If you’re feeling like there’s more you can or should do, start by getting curious. Are you doing enough research and staying up to date on infection control techniques?
You’re reading our blog, so that’s already a significant first step! Sign up for email updates to stay in the loop on everything infection-control related too.
The Weather is Important
And did you know the weather has a significant impact on infection transmission rates too? Curious about how the weather is affecting the spread of infectious diseases like the flu in your area right now?
Download our free welloWatch app from the App Store or Google Play to check for real-time updates. The CDC website is also a great source of up-to-date information. Talking to other leaders in your area can be a great source of information as well.
- How has the nursing home down the street been dealing with this flu season and visitors with possible infections?
- The presence of disease in a facility in the community is shared with other facilities in the community. So spread the word and not the germs.
- What’s the other daycare in your town doing to deal with the yearly onslaught of sick kids? Maybe they don’t have more advanced answers than you, but perhaps they have a new idea or two you can learn from.

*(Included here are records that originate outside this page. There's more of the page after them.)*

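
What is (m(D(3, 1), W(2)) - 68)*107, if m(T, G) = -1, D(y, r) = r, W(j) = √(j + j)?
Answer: -7383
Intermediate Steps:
W(j) = √2*√j (W(j) = √(2*j) = √2*√j)
(m(D(3, 1), W(2)) - 68)*107 = (-1 - 68)*107 = -69*107 = -7383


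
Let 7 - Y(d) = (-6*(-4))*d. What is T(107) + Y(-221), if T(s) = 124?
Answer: 5435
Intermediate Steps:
Y(d) = 7 - 24*d (Y(d) = 7 - (-6*(-4))*d = 7 - 24*d)
T(107) + Y(-221) = 124 + (7 - 24*(-221)) = 124 + (7 + 5304) = 124 + 5311 = 5435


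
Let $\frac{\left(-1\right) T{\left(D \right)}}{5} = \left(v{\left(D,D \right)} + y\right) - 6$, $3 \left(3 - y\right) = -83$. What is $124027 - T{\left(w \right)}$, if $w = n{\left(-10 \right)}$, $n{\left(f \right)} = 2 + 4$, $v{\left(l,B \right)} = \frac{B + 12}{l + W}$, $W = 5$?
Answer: $\frac{4097231}{33} \approx 1.2416 \cdot 10^{5}$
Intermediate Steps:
$v{\left(l,B \right)} = \frac{12 + B}{5 + l}$ ($v{\left(l,B \right)} = \frac{B + 12}{l + 5} = \frac{12 + B}{5 + l}$)
$y = \frac{92}{3}$ ($y = 3 - - \frac{83}{3} = 3 + \frac{83}{3} = \frac{92}{3} \approx 30.667$)
$n{\left(f \right)} = 6$
$w = 6$
$T{\left(D \right)} = - \frac{370}{3} - \frac{5 \left(12 + D\right)}{5 + D}$ ($T{\left(D \right)} = - 5 \left(\left(\frac{12 + D}{5 + D} + \frac{92}{3}\right) - 6\right) = - 5 \left(\left(\frac{92}{3} + \frac{12 + D}{5 + D}\right) - 6\right) = - 5 \left(\frac{74}{3} + \frac{12 + D}{5 + D}\right) = - \frac{370}{3} - \frac{5 \left(12 + D\right)}{5 + D}$)
$124027 - T{\left(w \right)} = 124027 - \frac{35 \left(-58 - 66\right)}{3 \left(5 + 6\right)} = 124027 - \frac{35 \left(-58 - 66\right)}{3 \cdot 11} = 124027 - \frac{35}{3} \cdot \frac{1}{11} \left(-124\right) = 124027 - - \frac{4340}{33} = 124027 + \frac{4340}{33} = \frac{4097231}{33}$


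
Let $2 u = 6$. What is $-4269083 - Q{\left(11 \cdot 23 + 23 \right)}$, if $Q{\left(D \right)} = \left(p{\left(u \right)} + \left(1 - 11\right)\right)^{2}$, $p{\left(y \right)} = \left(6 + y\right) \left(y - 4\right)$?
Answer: $-4269444$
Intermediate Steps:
$u = 3$ ($u = \frac{1}{2} \cdot 6 = 3$)
$p{\left(y \right)} = \left(-4 + y\right) \left(6 + y\right)$ ($p{\left(y \right)} = \left(6 + y\right) \left(-4 + y\right) = \left(-4 + y\right) \left(6 + y\right)$)
$Q{\left(D \right)} = 361$ ($Q{\left(D \right)} = \left(\left(-24 + 3^{2} + 2 \cdot 3\right) + \left(1 - 11\right)\right)^{2} = \left(\left(-24 + 9 + 6\right) + \left(1 - 11\right)\right)^{2} = \left(-9 - 10\right)^{2} = \left(-19\right)^{2} = 361$)
$-4269083 - Q{\left(11 \cdot 23 + 23 \right)} = -4269083 - 361 = -4269444$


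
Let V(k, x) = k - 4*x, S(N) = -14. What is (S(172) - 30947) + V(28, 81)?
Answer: -31257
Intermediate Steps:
(S(172) - 30947) + V(28, 81) = (-14 - 30947) + (28 - 4*81) = -30961 + (28 - 324) = -30961 - 296 = -31257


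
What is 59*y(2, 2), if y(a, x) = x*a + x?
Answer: 354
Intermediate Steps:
y(a, x) = x + a*x (y(a, x) = a*x + x = x + a*x)
59*y(2, 2) = 59*(2*(1 + 2)) = 59*(2*3) = 59*6 = 354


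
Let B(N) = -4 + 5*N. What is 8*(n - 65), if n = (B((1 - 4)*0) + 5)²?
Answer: -512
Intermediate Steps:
n = 1 (n = ((-4 + 5*((1 - 4)*0)) + 5)² = ((-4 + 5*(-3*0)) + 5)² = ((-4 + 5*0) + 5)² = ((-4 + 0) + 5)² = (-4 + 5)² = 1² = 1)
8*(n - 65) = 8*(1 - 65) = 8*(-64) = -512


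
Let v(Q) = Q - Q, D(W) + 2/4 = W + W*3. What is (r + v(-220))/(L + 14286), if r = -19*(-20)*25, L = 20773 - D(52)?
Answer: 19000/69703 ≈ 0.27258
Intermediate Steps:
D(W) = -½ + 4*W (D(W) = -½ + (W + W*3) = -½ + (W + 3*W) = -½ + 4*W)
v(Q) = 0
L = 41131/2 (L = 20773 - (-½ + 4*52) = 20773 - (-½ + 208) = 20773 - 1*415/2 = 20773 - 415/2 = 41131/2 ≈ 20566.)
r = 9500 (r = 380*25 = 9500)
(r + v(-220))/(L + 14286) = (9500 + 0)/(41131/2 + 14286) = 9500/(69703/2) = 9500*(2/69703) = 19000/69703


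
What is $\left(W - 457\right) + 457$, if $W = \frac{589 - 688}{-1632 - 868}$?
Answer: $\frac{99}{2500} \approx 0.0396$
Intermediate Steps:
$W = \frac{99}{2500}$ ($W = - \frac{99}{-2500} = \left(-99\right) \left(- \frac{1}{2500}\right) = \frac{99}{2500} \approx 0.0396$)
$\left(W - 457\right) + 457 = \left(\frac{99}{2500} - 457\right) + 457 = - \frac{1142401}{2500} + 457 = \frac{99}{2500}$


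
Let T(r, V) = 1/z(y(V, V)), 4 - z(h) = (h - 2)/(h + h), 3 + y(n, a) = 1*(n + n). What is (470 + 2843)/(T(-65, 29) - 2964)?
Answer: -1282131/1146958 ≈ -1.1179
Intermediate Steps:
y(n, a) = -3 + 2*n (y(n, a) = -3 + 1*(n + n) = -3 + 1*(2*n) = -3 + 2*n)
z(h) = 4 - (-2 + h)/(2*h) (z(h) = 4 - (h - 2)/(h + h) = 4 - (-2 + h)/(2*h))
T(r, V) = 1/(7/2 + 1/(-3 + 2*V))
(470 + 2843)/(T(-65, 29) - 2964) = (470 + 2843)/(2*(-3 + 2*29)/(-19 + 14*29) - 2964) = 3313/(2*(-3 + 58)/(-19 + 406) - 2964) = 3313/(2*55/387 - 2964) = 3313/(2*(1/387)*55 - 2964) = 3313/(110/387 - 2964) = 3313/(-1146958/387) = 3313*(-387/1146958) = -1282131/1146958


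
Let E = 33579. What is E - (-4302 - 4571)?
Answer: 42452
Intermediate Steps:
E - (-4302 - 4571) = 33579 - (-4302 - 4571) = 33579 - 1*(-8873) = 33579 + 8873 = 42452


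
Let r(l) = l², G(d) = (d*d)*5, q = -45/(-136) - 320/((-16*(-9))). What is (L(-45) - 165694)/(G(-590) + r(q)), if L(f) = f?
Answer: -248306192064/2607580687225 ≈ -0.095225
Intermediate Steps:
q = -2315/1224 (q = -45*(-1/136) - 320/144 = 45/136 - 320*1/144 = 45/136 - 20/9 = -2315/1224 ≈ -1.8913)
G(d) = 5*d² (G(d) = d²*5 = 5*d²)
(L(-45) - 165694)/(G(-590) + r(q)) = (-45 - 165694)/(5*(-590)² + (-2315/1224)²) = -165739/(5*348100 + 5359225/1498176) = -165739/(1740500 + 5359225/1498176) = -165739/2607580687225/1498176 = -165739*1498176/2607580687225 = -248306192064/2607580687225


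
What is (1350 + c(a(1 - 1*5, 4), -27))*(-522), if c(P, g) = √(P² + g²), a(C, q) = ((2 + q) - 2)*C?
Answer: -704700 - 522*√985 ≈ -7.2108e+5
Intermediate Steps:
a(C, q) = C*q (a(C, q) = q*C = C*q)
(1350 + c(a(1 - 1*5, 4), -27))*(-522) = (1350 + √(((1 - 1*5)*4)² + (-27)²))*(-522) = (1350 + √(((1 - 5)*4)² + 729))*(-522) = (1350 + √((-4*4)² + 729))*(-522) = (1350 + √((-16)² + 729))*(-522) = (1350 + √(256 + 729))*(-522) = (1350 + √985)*(-522) = -704700 - 522*√985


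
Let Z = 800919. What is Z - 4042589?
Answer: -3241670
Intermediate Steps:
Z - 4042589 = 800919 - 4042589 = -3241670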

After your outer investigations and research are done, there’s more you can do internally. Perhaps you have top-notch sanitation protocols in place, but your staff has a bad habit of coming into work when they’re under the weather.
Go deeper into these causes, such as why:
- Is your staff coming in when they’re sick?
- Aren’t they using the hand sanitizer you’ve provided all over the facility?
- Aren’t they stopping parents from dropping their sick kids off at your school, or sniffling visitors from entering your nursing home?
These questions will also require you to talk to your employees themselves – what’s holding them back from taking every step they can to prevent infections from entering your facility and running amok?
They might have some interesting answers that will surprise you – so be sure to listen carefully. Remind them that coming to with elevated body temperature is not only dangerous to others but dangerous to themselves.
Any ER/ED doctor will tell you the most common symptom they see are multiple infections and dehydration, both of them helping the other worsen.
You Need Their Buy-In
You’ve now taken essential steps to create a more safety-focused culture in your facility. But these are just the learnings.
Be sure to implement any lessons or techniques you’ve learned and share with staff why you’re changing things. Their buy-in is essential to creating a fully safety-focused culture to protect your patients and clients.
And make sure that culture is visible to all who enter your facility.
- Place signs reminding visitors of safety protocols.
- Send emails reminding parents of procedures for sick kids.
- Show them you’re dead serious. Install a welloStationX™ near an entrance to inform and ensure people are not entering with likely contagiousness.
Creating a safety-focused culture takes effort, but the rewards to your facility’s safety and reputation are worth it.